New Rule: Ladies, leave your eyebrows alone. Here's how much men

care about your eyebrows: do you have two of them? Okay, we're done.



New Rule: There's no such thing as flavored water. There's a whole

aisle of this crap at the supermarket , but without that watery

taste. Sorry, but flavored water is called a soft drink. You want

flavored water? Pour some scotch over ice and let it melt. That's your

flavored water.



New Rule: Stop f***ing with old people. Target is introducing a

redesigned pill bottle that's square, with a bigger label. And the top is

now the bottom. And by the time grandpa figures out how to open it, his

ass will be in the morgue. Congratulations, Target, you just solved the

Social Security crisis.



New Rule: The more complicated the Starbucks order, the bigger the

*******. If you walk into a Starbucks and order a "decaf grande half-soy,

half-low fat, iced vanilla, double-shot, gingerbread cappuccino, extra

dry, light ice, with one Sweet-n'-Low and one NutraSweet," ooh, you're a

huge *******.



New Rule: I'm not the cashier! By the time I look up from sliding

my card, entering my PIN number, pressing "Enter," verifying the amount,

deciding, no, I don't want cash back, and pressing "Enter" again, the kid

who is supposed to be ringing me up is standing there eating my Almond

Joy.



New Rule: Just because your tattoo has Chinese characters in it

doesn't make you spiritual. It's right above the crack of your ass. And

it translates to "beef with broccoli." The last time you did anything

spiritual, you were praying to God you weren't pregnant.
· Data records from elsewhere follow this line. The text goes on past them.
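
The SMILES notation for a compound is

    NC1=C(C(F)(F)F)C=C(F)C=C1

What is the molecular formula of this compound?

C7H5F4N

Walk through each heavy atom and fill implicit hydrogens from standard valence (C 4, N 3, O 2, S 2, halogen 1):
  atom 1: N, bond orders sum to 1 (valence 3) → 2 H
  atom 2: C, bond orders sum to 4 (valence 4) → 0 H
  atom 3: C, bond orders sum to 4 (valence 4) → 0 H
  atom 4: C, bond orders sum to 4 (valence 4) → 0 H
  atom 5: F (halogen, monovalent) → 0 H
  atom 6: F (halogen, monovalent) → 0 H
  atom 7: F (halogen, monovalent) → 0 H
  atom 8: C, bond orders sum to 3 (valence 4) → 1 H
  atom 9: C, bond orders sum to 4 (valence 4) → 0 H
  atom 10: F (halogen, monovalent) → 0 H
  atom 11: C, bond orders sum to 3 (valence 4) → 1 H
  atom 12: C, bond orders sum to 3 (valence 4) → 1 H
Totals → C:7, H:5, F:4, N:1.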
You're not

spiritual. You're just high.



New Rule: Competitive eating isn't a sport. It's one of the seven

deadly sins. ESPN recently televised the US Open of Competitive Eating,

because watching those athletes at the poker table was just too damned

exciting. What's next, competitive farting? Oh wait. They're already

doing that. It's called "The Howard Stern Show."



New Rule: I don't need a bigger mega M&M. If I'm extra hungry for

M&Ms, I'll go nuts and eat two.



New Rule: If you're going to insist on making movies based on

crappy, old television shows, then you have to give everyone in the

Cineplex a remote so we can see what's playing on the other screens.
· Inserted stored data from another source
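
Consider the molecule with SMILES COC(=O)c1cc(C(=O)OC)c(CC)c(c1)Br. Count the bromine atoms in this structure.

1

Scan the SMILES for Br atoms (remember two-letter symbols like Cl and Br are single atoms).
Bromine count: 1.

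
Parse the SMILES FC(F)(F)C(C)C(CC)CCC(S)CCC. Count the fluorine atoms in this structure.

3

Scan the SMILES for F atoms (remember two-letter symbols like Cl and Br are single atoms).
Fluorine count: 3.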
Let's remember the reason something was a television show in the first

place is that the idea wasn't good enough to be a movie.



New Rule: No more gift registries. You know, it used to be just for

weddings. Now it's for babies and new homes and graduations from rehab.
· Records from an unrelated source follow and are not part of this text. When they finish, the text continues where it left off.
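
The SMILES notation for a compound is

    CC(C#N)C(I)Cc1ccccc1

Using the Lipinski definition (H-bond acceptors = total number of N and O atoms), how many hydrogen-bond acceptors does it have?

1

N atoms: 1; O atoms: 0.
Lipinski HBA = 1 + 0 = 1.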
Picking out the stuff you want and having other people buy it for you

isn't gift giving, it's the white people version of looting.



New Rule: and this one is long overdue: No more bathroom

attendants. After I zip up, some guy is offering me a towel and a mint

like I just had sex with George Michael. I can't even tell if he's

supposed to be there, or just some freak with a fetish. don't want to be

on your webcam, dude. I just want to wash my hands.



New Rule: When I ask how old your toddler is, I don't need to know

in months. "27 Months." "He's two," will do just fine. He's not a cheese.

And I didn't really care in the first place.
 
disco stu said:
New Rule: When I ask how old your toddler is, I don't need to know

in months. "27 Months." "He's two," will do just fine. He's not a cheese.

And I didn't really care in the first place.
If you ask my mom how old I am, I'm sure she'll reply that I'm 513 months old. ;)
 
disco stu said:
New Rule: I'm not the cashier! By the time I look up from sliding

my card, entering my PIN number, pressing "Enter," verifying the amount,

deciding, no, I don't want cash back, and pressing "Enter" again, the kid

who is supposed to be ringing me up is standing there eating my Almond

Joy.

:D :D :D
 
disco stu said:
New Rule: Don't eat anything that's served to you out a window unless you're a seagull. People are acting all shocked that a human finger was found in a bowl of Wendy's chili. Hey, it cost less than a dollar. What did you expect it to contain? Trout?

The people who "found" that finger in their chili planted it there. From what I saw, they are probably going to jail for a few years. Bought the finger off some construction worker who had cut it off by accident, then went to Wendy's and dropped it in.

What idiots.
 
Happened right up the street from me. She just got 9 and he got 13 years if I remember correctly.